LCCM住宅(ライフサイクルカーボンマイナス住宅)、ZEH(ゼロ・エミッションハウス)、スマートハウス、
HEMS(ホームエネルギーマネジメントシステム)など、横文字がいっぱい詰まった記事。
そして、その見出しには
「国が目指すのはLCCM住宅」2020年までを目標に普及図る
3.11の大震災以降、住宅の進む方向が、またまた大きく転換されたような気がします。
エネルギーを大切にし、住宅の安全性を重視し、家族との絆を大切にする。
このような傾向が生まれてきました。
大手ハウスメーカーは、これらを視野に入れた商品を市場に投入してきていきす。
太陽光発電やHEMSで、つくるエネルギーと消費するエネルギーが
差し引きゼロになるゼロ・エミッションハウスの宣伝が、ものすごく増えました。

去年末ごろから、問い合わせがあった30代のお客様たちは、まさしく
この流れにのっているように感じました。
太陽光発電を設けたオール電化住宅、自然素材を使った体に優しい住宅・・・こういうことには、敏感です。
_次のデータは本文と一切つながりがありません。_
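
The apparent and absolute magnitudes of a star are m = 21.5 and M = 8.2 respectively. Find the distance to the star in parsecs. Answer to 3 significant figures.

d ≈ 4570 pc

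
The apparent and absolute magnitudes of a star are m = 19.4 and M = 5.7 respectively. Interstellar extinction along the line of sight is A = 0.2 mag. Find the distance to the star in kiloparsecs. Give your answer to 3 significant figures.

m − M = 5 log₁₀(d/10 pc) + A  ⇒  19.4 − (5.7) − 0.2 = 5 log₁₀(d/10)
13.500 = 5 log₁₀(d/10)
log₁₀ d = (m − M − A)/5 + 1 = 3.7000
d = 10^3.7000 = 5012 pc
= 5.012 kpc

d ≈ 5.01 kpc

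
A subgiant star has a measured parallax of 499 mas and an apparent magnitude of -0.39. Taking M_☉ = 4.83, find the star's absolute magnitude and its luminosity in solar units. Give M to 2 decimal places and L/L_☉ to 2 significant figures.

M ≈ 3.10; L/L_☉ ≈ 4.9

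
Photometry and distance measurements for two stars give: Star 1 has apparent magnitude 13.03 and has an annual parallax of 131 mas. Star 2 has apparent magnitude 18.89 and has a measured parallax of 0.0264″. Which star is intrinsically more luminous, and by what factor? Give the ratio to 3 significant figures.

Star 1: p = 131 mas = 0.131″ → d = 1/p = 7.634 pc
Star 1: M = m − 5 log₁₀ d + 5 = 13.03 − 5·0.8827 + 5 = 13.616
Star 2: d = 1/p = 1/0.0264″ = 37.88 pc
Star 2: M = m − 5 log₁₀ d + 5 = 18.89 − 5·1.5784 + 5 = 15.998
ΔM = M_1 − M_2 = 13.616 − (15.998) = -2.382; smaller M is more luminous → Star 1.
L ratio = 10^(0.4 |ΔM|) = 10^0.953 = 8.967

Star 1 is more luminous, by a factor of 8.97.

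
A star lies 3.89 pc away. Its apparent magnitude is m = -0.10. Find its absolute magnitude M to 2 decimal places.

M ≈ 1.95

5 log₁₀(d/10 pc) = 5 log₁₀(3.890) − 5 = -2.050
M = m − 5 log₁₀(d/10) = -0.10 + 2.050 = 1.950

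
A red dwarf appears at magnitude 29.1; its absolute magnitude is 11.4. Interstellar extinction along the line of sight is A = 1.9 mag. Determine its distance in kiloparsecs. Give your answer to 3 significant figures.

m − M = 5 log₁₀(d/10 pc) + A  ⇒  29.1 − (11.4) − 1.9 = 5 log₁₀(d/10)
15.800 = 5 log₁₀(d/10)
log₁₀ d = (m − M − A)/5 + 1 = 4.1600
d = 10^4.1600 = 14450 pc
= 14.45 kpc

d ≈ 14.5 kpc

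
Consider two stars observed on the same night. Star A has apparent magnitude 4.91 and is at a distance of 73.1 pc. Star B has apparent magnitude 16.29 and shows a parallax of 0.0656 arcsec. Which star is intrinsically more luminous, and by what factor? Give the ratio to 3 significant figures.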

断熱工法、家の耐久性に関しても、そこそこ知っていて、暖かい住宅を望みます。
動線・・・なんて言葉も普通に使います。
他人とちがった、自分たちの家がほしいという願望もあります。
そして、この夢をより安い値段で実現してくれる、信頼ある会社を探して
ハウスメーカー巡礼を繰り返しているのです。
これは、すごいな・・・・という思いも、すぐに疑問に変わりました。
彼らは、いろいろなハウスメーカーを巡ることで得た、ごく少ない知識に多くを支配されています。
いくつかの会社で描いてもらったという平面図だけを拠所にして、イメージを語ります。
本当は、「住む」というキーワードが一番大切であることに気がつかないまま・・・。
LCCM住宅や工法、素材は、あくまで手段であり、目的ではないことを忘れてはいけないと思います。
最初の画像は、お客様がセルフビルドされた小屋。
雪景色に映えて、なんともいい感じで、思わず写真をとりました。
2枚目の画像は、この小屋のお隣の家。象設計集団による設計だそうです。
どちらも住まい手の「住む」という思想が表現されている建物です。